Mais lorsque les Frères musulmans ont pris le contrôle du mouvement, la révolution a changé de nature. Ceux qui, comme moi, défendaient une vision civile, démocratique et non partisane ont été marginalisés, parfois agressés. Parce que je documentais les violences commises par leurs comités de sécurité, on m’a accusé d’être un agent du régime.
Après mon exil forcé en 2015, je me suis installé au Soudan, pays refuge pour de nombreux dirigeants des Frères musulmans. J’y ai fondé une initiative intitulée « Nous voulons vivre », appelant à la paix et à la fin de la guerre. Ce projet a reçu le Prix des bâtisseurs de paix de la plateforme 30-Yemen, en partenariat avec l’UNESCO et les Nations unies.
Notre initiative devait culminer par un événement international, le Rassemblement yéménite pour la paix. Mais au lieu de susciter un débat, elle a déclenché une nouvelle campagne de haine. L’ambassade du Yémen l’a alimentée, et les Frères musulmans s’en sont servis pour me dénigrer, m’accusant d’être un « Houthi ». Ironie du sort, cette conférence devait se tenir le 21 septembre 2015, Journée internationale de la paix, jour où Sanaa tombait aux mains des Houthis.

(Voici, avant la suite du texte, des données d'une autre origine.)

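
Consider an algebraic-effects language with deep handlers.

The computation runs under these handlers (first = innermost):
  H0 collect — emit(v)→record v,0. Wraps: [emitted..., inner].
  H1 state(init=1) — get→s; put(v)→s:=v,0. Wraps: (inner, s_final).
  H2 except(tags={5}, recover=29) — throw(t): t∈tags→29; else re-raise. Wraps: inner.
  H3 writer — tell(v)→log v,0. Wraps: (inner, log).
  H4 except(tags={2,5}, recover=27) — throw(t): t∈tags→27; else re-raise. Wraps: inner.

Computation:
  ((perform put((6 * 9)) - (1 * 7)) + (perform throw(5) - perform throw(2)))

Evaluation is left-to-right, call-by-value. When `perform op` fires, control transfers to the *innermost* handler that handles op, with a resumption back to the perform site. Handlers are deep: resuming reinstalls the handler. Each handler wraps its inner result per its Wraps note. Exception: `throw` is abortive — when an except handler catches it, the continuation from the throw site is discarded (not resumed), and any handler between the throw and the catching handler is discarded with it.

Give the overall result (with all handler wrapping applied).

Answer: (29, ())

Evaluation trace:
put(54) @ H1 ⇒ s:=54
throw(5) @ H2 caught ⇒ 29
H3 returns (29, ())
H4 returns (29, ())
= (29, ())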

Neuf ans plus tard, à Vienne, les visages de mes nouveaux détracteurs m’étaient familiers. La campagne contre moi a été menée par la plateforme Qiyam, une organisation extrémiste prétendant défendre les « valeurs familiales et sociales », dirigée par le cheikh Ibrahim Ahmed Ali Al-Ebi, frère du prédicateur et député Abdullah Ahmed Ali Al-Adaini, l’un des fondateurs du parti islamiste yéménite. Ensemble, ils ont orchestré une campagne de diffamation, relayant sur leurs réseaux des accusations fallacieuses. Une fois encore, la meute idéologique s’est mise en mouvement.
Les Frères musulmans démontrent ainsi, une fois de plus, qu’ils sont le vecteur idéologique du fondamentalisme violent qui a engendré Al-Qaïda et l’État islamique. En tant que journaliste spécialisé dans le fait religieux, je pose une question simple : avez-vous jamais entendu un dirigeant des Frères musulmans condamner l’idéologie d’Al-Qaïda ou de Daech ? Se désolidariser de la pensée qui a justifié leurs crimes ? La réponse est non. Leur lien est organique. Les Frères musulmans sont la matrice intellectuelle du terrorisme islamiste contemporain, même s’ils le dissimulent pour des raisons tactiques.

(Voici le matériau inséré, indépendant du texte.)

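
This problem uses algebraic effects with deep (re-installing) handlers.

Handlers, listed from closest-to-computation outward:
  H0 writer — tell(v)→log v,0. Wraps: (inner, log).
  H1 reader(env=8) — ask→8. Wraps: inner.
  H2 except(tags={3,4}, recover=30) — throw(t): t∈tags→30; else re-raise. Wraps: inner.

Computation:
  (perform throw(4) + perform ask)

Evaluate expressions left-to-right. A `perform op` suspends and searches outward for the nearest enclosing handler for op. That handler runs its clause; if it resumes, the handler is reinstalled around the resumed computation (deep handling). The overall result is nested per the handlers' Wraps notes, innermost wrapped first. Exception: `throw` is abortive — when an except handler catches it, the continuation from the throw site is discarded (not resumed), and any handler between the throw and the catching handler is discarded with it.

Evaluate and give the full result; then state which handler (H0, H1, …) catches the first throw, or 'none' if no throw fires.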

Aujourd’hui, en Europe, les sociétés civiles commencent à comprendre. Des mouvements citoyens réclament la désignation des Frères musulmans comme organisation terroriste. Cette prise de conscience est salutaire. L’Europe découvre qu’un réseau né de la manipulation du Printemps arabe s’est installé dans ses villes, qu’il infiltre ses mosquées, ses associations, ses médias et même certaines institutions.

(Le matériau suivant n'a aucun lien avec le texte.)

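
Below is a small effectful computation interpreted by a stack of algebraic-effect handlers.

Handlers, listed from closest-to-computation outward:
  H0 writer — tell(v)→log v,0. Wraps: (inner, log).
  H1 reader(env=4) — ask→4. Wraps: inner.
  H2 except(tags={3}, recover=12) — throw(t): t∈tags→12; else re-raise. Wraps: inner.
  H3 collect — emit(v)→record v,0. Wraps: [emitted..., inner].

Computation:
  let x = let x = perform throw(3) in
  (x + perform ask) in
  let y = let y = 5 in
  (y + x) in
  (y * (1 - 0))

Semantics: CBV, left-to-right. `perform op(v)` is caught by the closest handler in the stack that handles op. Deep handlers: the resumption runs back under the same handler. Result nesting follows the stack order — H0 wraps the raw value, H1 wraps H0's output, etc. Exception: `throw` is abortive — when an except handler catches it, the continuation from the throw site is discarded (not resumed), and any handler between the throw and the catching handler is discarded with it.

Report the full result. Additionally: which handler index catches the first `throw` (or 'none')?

Answer: [12] ; first throw caught by: H2

Working:
throw(3) @ H2 caught ⇒ 12
H3 returns [12]
= [12]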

Des lieux de culte et des associations caritatives servent désormais de relais à des discours de haine. Des manifestations publiques soutiennent des groupes terroristes. Des provocations religieuses dans les rues cherchent moins à exprimer la foi qu’à tester la tolérance des sociétés européennes et à intimider leurs opposants.
Je crois profondément que la campagne internationale #ClassifyMBNow, visant à classer les Frères musulmans comme organisation terroriste, ne sera pas un simple slogan. Ce sera un mouvement d’assainissement moral et politique. Car sous les eaux stagnantes de l’indulgence et du relativisme prospèrent les germes du fanatisme.
L’Europe doit s’y préparer. Le prix minimum à payer pour protéger ses citoyens et ses valeurs civiles est d’affronter cette réalité : les Frères musulmans ne sont pas un mouvement religieux, mais une organisation politique totalitaire.
Il est temps de couper leurs financements et de lever le voile du déni.